A well-known problem in the analysis of test and questionnaire data is that some item scores may be missing. Advanced methods for the imputation of missing data are available, such as multiple imputation under the multivariate normal model and imputation under the saturated logistic model (Schafer, 1997). Accompanying software was made available by, for example, Schafer (1998a, 1998b) and in SOLAS (2001) and S-Plus 6 for Windows (2001). However, these methods and software may be too complicated for a typical psychological researcher, and for the imputation of his or her missing data, he or she depends on the help of a trained statistician. If available, this statistician may not always have enough time or may not be an experienced software user, so the researcher may decide to simply delete all incomplete observations. To help researchers impute scores using simple methods, two SPSS subroutines were written.

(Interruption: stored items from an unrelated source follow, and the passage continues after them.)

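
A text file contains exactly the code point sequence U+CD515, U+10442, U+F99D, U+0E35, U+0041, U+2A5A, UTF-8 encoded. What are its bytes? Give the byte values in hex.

F3 8D 94 95 F0 90 91 82 EF A6 9D E0 B8 B5 41 E2 A9 9A

U+CD515: 4-byte form → F3 8D 94 95.
U+10442: 4-byte form → F0 90 91 82.
U+F99D: 3-byte form → EF A6 9D.
U+0E35: 3-byte form → E0 B8 B5.
U+0041: 1-byte form → 41.
U+2A5A: 3-byte form → E2 A9 9A.
Concatenated (18 bytes): F3 8D 94 95 F0 90 91 82 EF A6 9D E0 B8 B5 41 E2 A9 9A.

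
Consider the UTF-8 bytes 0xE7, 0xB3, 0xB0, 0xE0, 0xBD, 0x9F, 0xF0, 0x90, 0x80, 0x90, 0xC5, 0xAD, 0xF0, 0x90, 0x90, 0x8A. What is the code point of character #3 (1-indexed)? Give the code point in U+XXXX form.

U+10010

Offset 0: leading byte 0xE7 = 11100111 → 3-byte char #1 = E7 B3 B0.
Offset 3: leading byte 0xE0 = 11100000 → 3-byte char #2 = E0 BD 9F.
Offset 6: leading byte 0xF0 = 11110000 → 4-byte char #3 = F0 90 80 90.
Leading byte 0xF0 = 11110000 matches 11110xxx → 4-byte sequence.
Byte 1: 0xF0 = 11110000, payload 000 (3 bits).
Byte 2: 0x90 = 10010000 (10xxxxxx ✓), payload 010000.
Byte 3: 0x80 = 10000000 (10xxxxxx ✓), payload 000000.
Byte 4: 0x90 = 10010000 (10xxxxxx ✓), payload 010000.
Concatenate: 000010000000000010000 = 0x10010 (21 bits → U+10010).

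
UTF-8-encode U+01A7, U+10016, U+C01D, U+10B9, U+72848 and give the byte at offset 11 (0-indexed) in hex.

U+01A7 → 2-byte form C6 A7 at offsets 0–1.
U+10016 → 4-byte form F0 90 80 96 at offsets 2–5.
U+C01D → 3-byte form EC 80 9D at offsets 6–8.
U+10B9 → 3-byte form E1 82 B9 at offsets 9–11.
Offset 11 falls in char 4's range; it's byte 3 of E1 82 B9 = 0xB9.

0xB9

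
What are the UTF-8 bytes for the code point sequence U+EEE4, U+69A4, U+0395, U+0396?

EE BB A4 E6 A6 A4 CE 95 CE 96

U+EEE4: 3-byte form → EE BB A4.
U+69A4: 3-byte form → E6 A6 A4.
U+0395: 2-byte form → CE 95.
U+0396: 2-byte form → CE 96.
Concatenated (10 bytes): EE BB A4 E6 A6 A4 CE 95 CE 96.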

The aim of these subroutines is that researchers can apply them easily within SPSS and without experienced help. The subroutine “tw” performs two-way imputation, and the subroutine “rf” performs responsefunction imputation. Two-way imputation and response-function imputation are described by Sijtsma and Van der Ark (2003). Simulation studies by Van der Ark and Sijtsma (in press) indicate that these imputation methods work rather well when applied to an approximately unidimensional set of items (i.e., the items measure the same construct). The subroutines allow the researcher to transform an SPSS data file with missing values (an incomplete data file) into an SPSS data file without missing values (a completed data file). The researcher can use the completed data file for further analysis. To run the subroutines, one must select the variables containing the missing scores that need to be imputed, and some optional arguments also can be specified. For two-way imputation, the most important optional argument pertains to changing or removing the random error that is added to the imputed values by default. For response-function imputation, the most important optional argument pertains to changing the minimum group size used for estimating the response function (see Sijtsma & Van der Ark, 2003).